In order to further examine diazinon’s adipogenic efficacy during the differentiation process, adipogenic protein expression was examined in 3T3-L1 cells treated with diazinon (1 μM, 10 μM, 100 μM). The adipogenesis associated proteins, including Fatty acid synthase (FASN), PPARγ, C/EBPα, acetyl-CoA carboxylase (ACC), perilipin and adiponectin, were investigated at the end of each stage of differentiation process (Figure 1, including induction, differentiation, and maturation). As shown in Figure 7A, all the positive controls of each stage show adipogenic proteins, except Perilipin and adiponectin, and exceptionally high abundance of expression levels at the end of the stage (Day 8, maturation). Adipogenic proteins significantly increased with increasing dose and exposure time in 3T3-L1 cells treated with diazinon (Figure 7B-H). Specifically, the protein expression of PPARγ and C/EBPα, two major transcriptional factors for adipogenensis, were increased with diazinon at a low dose of 10 μM starting from the second stage (day 4). As indicated in Figure 7B, PPARγ expression was significantly induced as early as the first stage at 100 μM treatment, and at the lowest dose of 1 μM at the third stage. C/EBPα protein expression was significantly increased in all stages after treatment with 10 μM and 100 μM of diazinon. All examined proteins had a statistically significant increase in expression of the third stage with treatment 10 and 100 μM diazinon.

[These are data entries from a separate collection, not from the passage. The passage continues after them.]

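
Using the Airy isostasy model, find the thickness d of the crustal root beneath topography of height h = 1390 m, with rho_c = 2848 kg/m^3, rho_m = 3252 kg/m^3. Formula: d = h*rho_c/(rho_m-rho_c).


rho_m - rho_c = 3252 - 2848 = 404
d = 1390 * 2848 / 404
= 3958720 / 404
= 9798.81 m

9798.81


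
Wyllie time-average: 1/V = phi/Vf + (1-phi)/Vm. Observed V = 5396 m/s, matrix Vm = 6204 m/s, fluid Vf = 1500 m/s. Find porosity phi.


1/V - 1/Vm = 1/5396 - 1/6204 = 2.414e-05
1/Vf - 1/Vm = 1/1500 - 1/6204 = 0.00050548
phi = 2.414e-05 / 0.00050548 = 0.0477

0.0477


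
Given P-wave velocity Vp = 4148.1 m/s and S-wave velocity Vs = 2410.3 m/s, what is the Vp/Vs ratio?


Vp/Vs = 4148.1 / 2410.3
= 1.721

1.721


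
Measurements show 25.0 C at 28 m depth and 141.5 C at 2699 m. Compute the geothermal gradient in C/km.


dT = 141.5 - 25.0 = 116.5 C
dz = 2699 - 28 = 2671 m
gradient = dT/dz * 1000 = 116.5/2671 * 1000 = 43.6166 C/km

43.6166


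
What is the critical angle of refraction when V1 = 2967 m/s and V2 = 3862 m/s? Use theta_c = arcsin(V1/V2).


V1/V2 = 2967/3862 = 0.768255
theta_c = arcsin(0.768255) = 50.1974 degrees

50.1974


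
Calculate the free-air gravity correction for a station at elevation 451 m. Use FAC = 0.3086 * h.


FAC = 0.3086 * h
= 0.3086 * 451
= 139.1786 mGal

139.1786


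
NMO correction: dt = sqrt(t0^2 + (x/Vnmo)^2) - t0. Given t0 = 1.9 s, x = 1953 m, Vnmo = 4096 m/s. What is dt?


x/Vnmo = 1953/4096 = 0.476807
(x/Vnmo)^2 = 0.227345
t0^2 = 3.61
sqrt(3.61 + 0.227345) = 1.958914
dt = 1.958914 - 1.9 = 0.058914

0.058914


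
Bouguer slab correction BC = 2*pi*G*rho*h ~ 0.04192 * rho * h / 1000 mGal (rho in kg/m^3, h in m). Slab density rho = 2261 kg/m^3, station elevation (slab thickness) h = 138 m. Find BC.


BC = 0.04192 * rho * h / 1000
= 0.04192 * 2261 * 138 / 1000
= 13.0798 mGal

13.0798


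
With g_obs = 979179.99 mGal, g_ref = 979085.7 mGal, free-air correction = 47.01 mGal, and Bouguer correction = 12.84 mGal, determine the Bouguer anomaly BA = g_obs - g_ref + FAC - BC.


BA = g_obs - g_ref + FAC - BC
= 979179.99 - 979085.7 + 47.01 - 12.84
= 128.46 mGal

128.46


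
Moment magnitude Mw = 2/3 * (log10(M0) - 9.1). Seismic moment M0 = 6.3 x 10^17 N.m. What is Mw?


log10(M0) = log10(6.3 x 10^17) = 17.7993
Mw = 2/3 * (17.7993 - 9.1)
= 2/3 * 8.6993
= 5.8

5.8


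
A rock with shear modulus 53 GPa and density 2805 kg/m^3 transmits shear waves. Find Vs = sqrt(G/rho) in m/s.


Convert G to Pa: G = 53e9 Pa
Compute G/rho = 53e9 / 2805 = 18894830.6595
Vs = sqrt(18894830.6595) = 4346.82 m/s

4346.82


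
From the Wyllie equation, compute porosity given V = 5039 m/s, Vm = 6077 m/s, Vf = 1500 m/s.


1/V - 1/Vm = 1/5039 - 1/6077 = 3.39e-05
1/Vf - 1/Vm = 1/1500 - 1/6077 = 0.00050211
phi = 3.39e-05 / 0.00050211 = 0.0675

0.0675


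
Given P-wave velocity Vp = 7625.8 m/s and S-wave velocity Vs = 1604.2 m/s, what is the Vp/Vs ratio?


Vp/Vs = 7625.8 / 1604.2
= 4.7536

4.7536


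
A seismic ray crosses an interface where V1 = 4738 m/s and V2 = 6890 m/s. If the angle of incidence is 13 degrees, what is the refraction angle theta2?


sin(theta1) = sin(13 deg) = 0.224951
sin(theta2) = V2/V1 * sin(theta1) = 6890/4738 * 0.224951 = 0.327124
theta2 = arcsin(0.327124) = 19.0943 degrees

19.0943


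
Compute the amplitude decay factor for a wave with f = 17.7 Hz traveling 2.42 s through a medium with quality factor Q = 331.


pi*f*t/Q = pi*17.7*2.42/331 = 0.406547
A/A0 = exp(-0.406547) = 0.665946

0.665946


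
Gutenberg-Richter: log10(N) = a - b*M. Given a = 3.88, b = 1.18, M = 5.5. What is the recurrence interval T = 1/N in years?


log10(N) = 3.88 - 1.18*5.5 = -2.61
N = 10^-2.61 = 0.002455
T = 1/N = 1/0.002455 = 407.3803 years

407.3803


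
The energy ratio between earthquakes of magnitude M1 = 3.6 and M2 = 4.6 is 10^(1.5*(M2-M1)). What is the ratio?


M2 - M1 = 4.6 - 3.6 = 1.0
1.5 * 1.0 = 1.5
ratio = 10^1.5 = 31.62

31.62


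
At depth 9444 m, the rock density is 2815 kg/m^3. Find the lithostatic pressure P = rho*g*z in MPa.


P = rho * g * z / 1e6
= 2815 * 9.81 * 9444 / 1e6
= 260797476.6 / 1e6
= 260.7975 MPa

260.7975


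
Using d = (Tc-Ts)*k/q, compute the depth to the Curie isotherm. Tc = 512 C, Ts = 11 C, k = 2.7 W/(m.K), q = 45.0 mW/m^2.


T_Curie - T_surf = 512 - 11 = 501 C
Convert q to W/m^2: 45.0 mW/m^2 = 0.045 W/m^2
d = 501 * 2.7 / 0.045 = 30060.0 m

30060.0


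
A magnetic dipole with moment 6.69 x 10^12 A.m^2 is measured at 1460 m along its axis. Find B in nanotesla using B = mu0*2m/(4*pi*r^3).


m = 6.69 x 10^12 = 6690000000000 A.m^2
2m = 13380000000000 A.m^2
r^3 = 1460^3 = 3112136000
B = (4pi*10^-7) * 13380000000000 / (4*pi * 3112136000) * 1e9
= 16813803.882013 / 39108254378.29 * 1e9
= 429929.7974 nT

429929.7974


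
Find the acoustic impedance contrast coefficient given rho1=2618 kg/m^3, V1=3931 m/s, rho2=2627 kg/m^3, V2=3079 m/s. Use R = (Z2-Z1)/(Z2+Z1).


Z1 = 2618 * 3931 = 10291358
Z2 = 2627 * 3079 = 8088533
R = (8088533 - 10291358) / (8088533 + 10291358) = -2202825 / 18379891 = -0.1198

-0.1198


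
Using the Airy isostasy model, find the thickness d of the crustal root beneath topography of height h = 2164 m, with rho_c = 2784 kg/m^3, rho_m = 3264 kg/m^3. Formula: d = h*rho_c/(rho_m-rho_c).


rho_m - rho_c = 3264 - 2784 = 480
d = 2164 * 2784 / 480
= 6024576 / 480
= 12551.2 m

12551.2


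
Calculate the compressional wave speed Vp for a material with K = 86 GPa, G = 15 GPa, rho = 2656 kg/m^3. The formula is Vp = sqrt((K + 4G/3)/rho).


First compute the effective modulus:
K + 4G/3 = 86e9 + 4*15e9/3 = 106000000000.0 Pa
Then divide by density:
106000000000.0 / 2656 = 39909638.5542 Pa/(kg/m^3)
Take the square root:
Vp = sqrt(39909638.5542) = 6317.41 m/s

6317.41


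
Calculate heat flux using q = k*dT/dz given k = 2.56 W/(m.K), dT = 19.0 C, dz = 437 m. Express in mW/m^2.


q = k * dT / dz * 1000
= 2.56 * 19.0 / 437 * 1000
= 0.111304 * 1000
= 111.3043 mW/m^2

111.3043


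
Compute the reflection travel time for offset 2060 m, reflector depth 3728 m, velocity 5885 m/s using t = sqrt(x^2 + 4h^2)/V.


x^2 + 4h^2 = 2060^2 + 4*3728^2 = 4243600 + 55591936 = 59835536
sqrt(59835536) = 7735.3433
t = 7735.3433 / 5885 = 1.3144 s

1.3144


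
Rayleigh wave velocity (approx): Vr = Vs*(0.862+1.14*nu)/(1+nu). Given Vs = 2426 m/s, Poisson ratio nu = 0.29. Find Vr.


Numerator factor = 0.862 + 1.14*0.29 = 1.1926
Denominator = 1 + 0.29 = 1.29
Vr = 2426 * 1.1926 / 1.29 = 2242.83 m/s

2242.83


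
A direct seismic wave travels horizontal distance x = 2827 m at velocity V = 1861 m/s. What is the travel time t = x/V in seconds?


t = x / V
= 2827 / 1861
= 1.5191 s

1.5191


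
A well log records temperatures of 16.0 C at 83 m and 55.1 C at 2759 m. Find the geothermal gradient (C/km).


dT = 55.1 - 16.0 = 39.1 C
dz = 2759 - 83 = 2676 m
gradient = dT/dz * 1000 = 39.1/2676 * 1000 = 14.6114 C/km

14.6114


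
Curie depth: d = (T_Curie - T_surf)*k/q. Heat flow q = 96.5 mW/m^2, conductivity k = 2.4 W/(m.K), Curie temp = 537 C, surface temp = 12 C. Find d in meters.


T_Curie - T_surf = 537 - 12 = 525 C
Convert q to W/m^2: 96.5 mW/m^2 = 0.0965 W/m^2
d = 525 * 2.4 / 0.0965 = 13056.99 m

13056.99


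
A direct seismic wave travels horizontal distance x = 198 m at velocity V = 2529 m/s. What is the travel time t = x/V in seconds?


t = x / V
= 198 / 2529
= 0.0783 s

0.0783


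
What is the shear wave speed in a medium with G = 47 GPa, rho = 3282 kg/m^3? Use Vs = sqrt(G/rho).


Convert G to Pa: G = 47e9 Pa
Compute G/rho = 47e9 / 3282 = 14320536.2584
Vs = sqrt(14320536.2584) = 3784.25 m/s

3784.25


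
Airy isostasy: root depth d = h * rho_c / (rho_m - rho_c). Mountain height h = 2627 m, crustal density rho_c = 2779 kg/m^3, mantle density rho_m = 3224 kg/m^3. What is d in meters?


rho_m - rho_c = 3224 - 2779 = 445
d = 2627 * 2779 / 445
= 7300433 / 445
= 16405.47 m

16405.47


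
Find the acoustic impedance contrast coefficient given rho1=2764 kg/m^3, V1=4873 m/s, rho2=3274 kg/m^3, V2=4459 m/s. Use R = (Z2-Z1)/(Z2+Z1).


Z1 = 2764 * 4873 = 13468972
Z2 = 3274 * 4459 = 14598766
R = (14598766 - 13468972) / (14598766 + 13468972) = 1129794 / 28067738 = 0.0403

0.0403


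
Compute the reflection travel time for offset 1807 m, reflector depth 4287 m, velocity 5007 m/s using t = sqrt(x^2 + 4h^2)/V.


x^2 + 4h^2 = 1807^2 + 4*4287^2 = 3265249 + 73513476 = 76778725
sqrt(76778725) = 8762.347
t = 8762.347 / 5007 = 1.75 s

1.75


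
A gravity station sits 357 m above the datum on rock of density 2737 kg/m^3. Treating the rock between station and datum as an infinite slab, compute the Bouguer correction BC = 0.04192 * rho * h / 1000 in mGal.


BC = 0.04192 * rho * h / 1000
= 0.04192 * 2737 * 357 / 1000
= 40.9604 mGal

40.9604


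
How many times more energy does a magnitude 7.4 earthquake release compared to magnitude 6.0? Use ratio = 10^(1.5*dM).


M2 - M1 = 7.4 - 6.0 = 1.4
1.5 * 1.4 = 2.1
ratio = 10^2.1 = 125.89

125.89


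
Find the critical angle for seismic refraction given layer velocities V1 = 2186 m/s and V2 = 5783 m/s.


V1/V2 = 2186/5783 = 0.378004
theta_c = arcsin(0.378004) = 22.2101 degrees

22.2101


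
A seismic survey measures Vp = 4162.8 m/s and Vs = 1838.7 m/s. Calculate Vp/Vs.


Vp/Vs = 4162.8 / 1838.7
= 2.264

2.264


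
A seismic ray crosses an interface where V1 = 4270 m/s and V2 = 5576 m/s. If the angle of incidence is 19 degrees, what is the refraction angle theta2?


sin(theta1) = sin(19 deg) = 0.325568
sin(theta2) = V2/V1 * sin(theta1) = 5576/4270 * 0.325568 = 0.425145
theta2 = arcsin(0.425145) = 25.1598 degrees

25.1598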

In order to examine the adipogenic signaling pathway, we measured the adipogentic regulatory genes at the end of each stage of adipogenesis: induction (day 2), differentiation (day 4) and maturation (day 8). As shown in Figure 8, all tested gene expression in the positive control were significantly increased with dramatic 10 to 1000-fold increases in a time-dependent manner (only show the third stage). Diazinon treatment significantly induced all tested gene expression at 10 μM in the third stage (Day 8) as compared with the control. Adiponectin, adipocyte differentiation marker, was significantly induced at the early stage (day 2), with dramatic induction at both the differentiation (30 fold) and maturation stage (1000 fold). The enzyme that regulates adipogenesis, fatty acid synthase (FASN), was also significantly induced at 10 μM of diazinon during the maturation (day 8).